Streaming Data II (Bill Szewczyk, organizer)


Pedro Domingos (University of Washington)
A General Framework for Mining Massive Data Streams

Friday 2:00-2:30, San Fountain I

Abstract:

In many domains, data now arrives faster than we are able to mine it. To avoid wasting this data, we must switch from the traditional "one-shot" data mining approach to systems that are able to mine continuous, high-volume, open-ended data streams as they arrive. In this talk I will identify some desiderata for such systems, and outline our framework for realizing them. A key property of our approach is that it minimizes the time required to build a model on a stream, while guaranteeing (as long as the data is i.i.d.) that the model learned is effectively indistinguishable from the one that would be obtained using infinite data. Using this framework, we have successfully adapted several learning algorithms to massive data streams, including decision tree induction, Bayesian network learning, k-means clustering, and the EM algorithm for mixtures of Gaussians. These algorithms are able to process on the order of billions of examples per day using off-the-shelf hardware. Building on this, we have developed VFML, a library of software primitives for scaling arbitrary learning algorithms to massive data streams with minimal effort.



William F. Szewczyk (National Security Agency)
Time-evolving Adaptive Regression

Friday 2:30-3:00, Fountain I

Abstract:

The ability of sensors to track data in real time for extended periods gives one the opportunity to monitor evolving functional relationships. In this talk I will demonstrate how one can capture complex, nonstationary relations using time-evolving adaptive mixtures.

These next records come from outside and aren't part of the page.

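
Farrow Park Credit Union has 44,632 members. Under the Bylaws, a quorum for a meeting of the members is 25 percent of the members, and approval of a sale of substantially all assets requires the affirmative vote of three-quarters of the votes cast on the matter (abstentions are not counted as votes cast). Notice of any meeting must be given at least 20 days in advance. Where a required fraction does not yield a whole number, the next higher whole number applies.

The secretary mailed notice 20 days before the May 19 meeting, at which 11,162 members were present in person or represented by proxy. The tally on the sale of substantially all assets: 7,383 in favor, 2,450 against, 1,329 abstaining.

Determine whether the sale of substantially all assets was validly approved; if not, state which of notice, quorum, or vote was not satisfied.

Valid — all requirements satisfied.

Notice: 20 days given; 20 required. Satisfied.
Quorum: 25% of 44,632 = 11,158; 11,162 present. Satisfied.
Vote: requires three-fourths of the votes cast (11,162 − 1,329 abstaining = 9,833); 3/4 of 9833 = 7374.75, rounded up to 7375, so 7,375 needed; 7,383 in favor. Satisfied.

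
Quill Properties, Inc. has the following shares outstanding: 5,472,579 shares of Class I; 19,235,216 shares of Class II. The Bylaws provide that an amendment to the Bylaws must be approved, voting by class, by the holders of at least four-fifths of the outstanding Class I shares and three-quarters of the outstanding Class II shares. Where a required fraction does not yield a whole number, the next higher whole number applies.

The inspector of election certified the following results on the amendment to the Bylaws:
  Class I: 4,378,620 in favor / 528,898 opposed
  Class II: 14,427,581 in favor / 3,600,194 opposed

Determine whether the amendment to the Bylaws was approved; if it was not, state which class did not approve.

Class I: 4/5 of 5472579 = 4378063.20, rounded up to 4378064; 4,378,064 required, 4,378,620 in favor — approved.
Class II: 3/4 of 19235216 = 14426412; 14,426,412 required, 14,427,581 in favor — approved.

Approved — every class gave the required vote.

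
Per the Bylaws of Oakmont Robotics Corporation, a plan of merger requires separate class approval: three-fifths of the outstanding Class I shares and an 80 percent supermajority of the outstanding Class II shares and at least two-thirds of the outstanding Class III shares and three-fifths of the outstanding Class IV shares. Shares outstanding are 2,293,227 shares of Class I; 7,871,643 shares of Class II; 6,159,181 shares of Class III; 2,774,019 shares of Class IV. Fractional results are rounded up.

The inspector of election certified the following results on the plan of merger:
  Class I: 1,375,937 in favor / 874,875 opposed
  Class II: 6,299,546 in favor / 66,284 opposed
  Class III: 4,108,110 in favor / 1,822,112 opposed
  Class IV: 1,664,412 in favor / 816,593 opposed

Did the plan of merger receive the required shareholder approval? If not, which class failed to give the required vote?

Class I: 3/5 of 2293227 = 1375936.20, rounded up to 1375937; 1,375,937 required, 1,375,937 in favor — approved.
Class II: 4/5 of 7871643 = 6297314.40, rounded up to 6297315; 6,297,315 required, 6,299,546 in favor — approved.
Class III: 2/3 of 6159181 = 4106120.67, rounded up to 4106121; 4,106,121 required, 4,108,110 in favor — approved.
Class IV: 3/5 of 2774019 = 1664411.40, rounded up to 1664412; 1,664,412 required, 1,664,412 in favor — approved.

Approved — every class gave the required vote.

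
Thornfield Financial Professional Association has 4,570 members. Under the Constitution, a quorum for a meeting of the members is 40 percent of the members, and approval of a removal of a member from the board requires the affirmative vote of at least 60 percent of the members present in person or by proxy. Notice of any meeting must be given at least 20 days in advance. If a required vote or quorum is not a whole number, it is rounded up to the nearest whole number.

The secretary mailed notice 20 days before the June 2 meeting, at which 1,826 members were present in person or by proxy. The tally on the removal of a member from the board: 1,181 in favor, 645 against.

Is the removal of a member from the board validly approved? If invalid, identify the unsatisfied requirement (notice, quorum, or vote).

Invalid — quorum requirement not satisfied.

Notice: 20 days given; 20 required. Satisfied.
Quorum: 40% of 4,570 = 1,828; 1,826 present. Not satisfied.
Vote: requires three-fifths of those present (1,826); 3/5 of 1826 = 1095.60, rounded up to 1096, so 1,096 needed; 1,181 in favor. Satisfied.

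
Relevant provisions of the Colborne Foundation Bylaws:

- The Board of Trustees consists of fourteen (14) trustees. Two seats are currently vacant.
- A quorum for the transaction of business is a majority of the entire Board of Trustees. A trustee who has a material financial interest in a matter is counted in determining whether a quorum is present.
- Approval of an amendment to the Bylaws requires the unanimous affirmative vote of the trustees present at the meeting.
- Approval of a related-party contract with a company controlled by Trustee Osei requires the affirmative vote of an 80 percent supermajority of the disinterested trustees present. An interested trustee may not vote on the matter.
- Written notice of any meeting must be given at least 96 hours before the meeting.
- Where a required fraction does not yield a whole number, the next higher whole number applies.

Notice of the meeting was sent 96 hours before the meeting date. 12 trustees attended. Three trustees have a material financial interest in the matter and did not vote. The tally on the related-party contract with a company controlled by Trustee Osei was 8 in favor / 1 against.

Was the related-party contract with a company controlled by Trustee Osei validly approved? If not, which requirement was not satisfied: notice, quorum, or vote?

Notice: 96 hours given; 96 required (96 ≥ 96). Satisfied.
Quorum: 12 present (interested trustees count toward quorum); quorum is 8. Satisfied.
Vote: the related-party contract with a company controlled by Trustee Osei requires four-fifths of the disinterested trustees present (12 − 3 = 9). 4/5 of 9 = 7.20, rounded up to 8, so 8 affirmative votes are needed; 8 voted in favor. Satisfied.

Valid — all requirements satisfied.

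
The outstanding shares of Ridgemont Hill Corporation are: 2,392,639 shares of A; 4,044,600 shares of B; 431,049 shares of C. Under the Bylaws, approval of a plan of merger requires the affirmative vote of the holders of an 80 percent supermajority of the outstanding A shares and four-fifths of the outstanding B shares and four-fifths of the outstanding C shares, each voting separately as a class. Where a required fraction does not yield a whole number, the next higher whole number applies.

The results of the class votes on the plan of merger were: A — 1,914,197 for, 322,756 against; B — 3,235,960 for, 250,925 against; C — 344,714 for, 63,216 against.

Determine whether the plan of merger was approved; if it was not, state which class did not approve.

Not approved — the C shares did not give the required vote.

A: 4/5 of 2392639 = 1914111.20, rounded up to 1914112; 1,914,112 required, 1,914,197 in favor — approved.
B: 4/5 of 4044600 = 3235680; 3,235,680 required, 3,235,960 in favor — approved.
C: 4/5 of 431049 = 344839.20, rounded up to 344840; 344,840 required, 344,714 in favor — not approved.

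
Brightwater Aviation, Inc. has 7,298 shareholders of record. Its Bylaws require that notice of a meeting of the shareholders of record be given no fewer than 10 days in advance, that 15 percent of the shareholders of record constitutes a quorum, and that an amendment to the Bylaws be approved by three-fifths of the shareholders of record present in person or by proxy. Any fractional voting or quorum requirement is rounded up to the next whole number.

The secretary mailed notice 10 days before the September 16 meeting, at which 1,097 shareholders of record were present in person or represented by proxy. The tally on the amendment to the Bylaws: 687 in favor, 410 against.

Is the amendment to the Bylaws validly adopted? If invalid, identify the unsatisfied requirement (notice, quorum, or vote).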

Olivier Verscheure (IBM T.J. Watson Research Center)
Quantization for Adapted GMM-Based Speaker Verification

Friday 3:00-3:30, Fountain I

Abstract:

State-of-the-art speaker verification systems are built around the likelihood ratio test, using Gaussian Mixture Models (GMM) for likelihood functions, a universal background model (UBM) for alternative speaker representation, and a form of Bayesian adaptation to derive speaker models from the UBM. This work tackles optimal quantizer design of the speech cepstral features (MFCCs) for such systems. The problem is posed as the minimization of loss of log-likelihood ratio between the quantized and unquantized speech features. First we show that the conventional mean squared error (MSE) quantizer for the top-scoring UBM Gaussian is optimal under practical assumptions. Then we derive the optimal bit allocation strategy across the dimensions of the feature vectors. Finally we demonstrate the validity of the approach against various quantization and bit allocation schemes by running experiments on the appropriately modified IBM Speaker Verification system. Experimental results on the HUB4 corpora show negligible impact on verification performance for bit rates as low as less than 1 bit per dimension on average in contrast to 32 bits per dimension in the original system.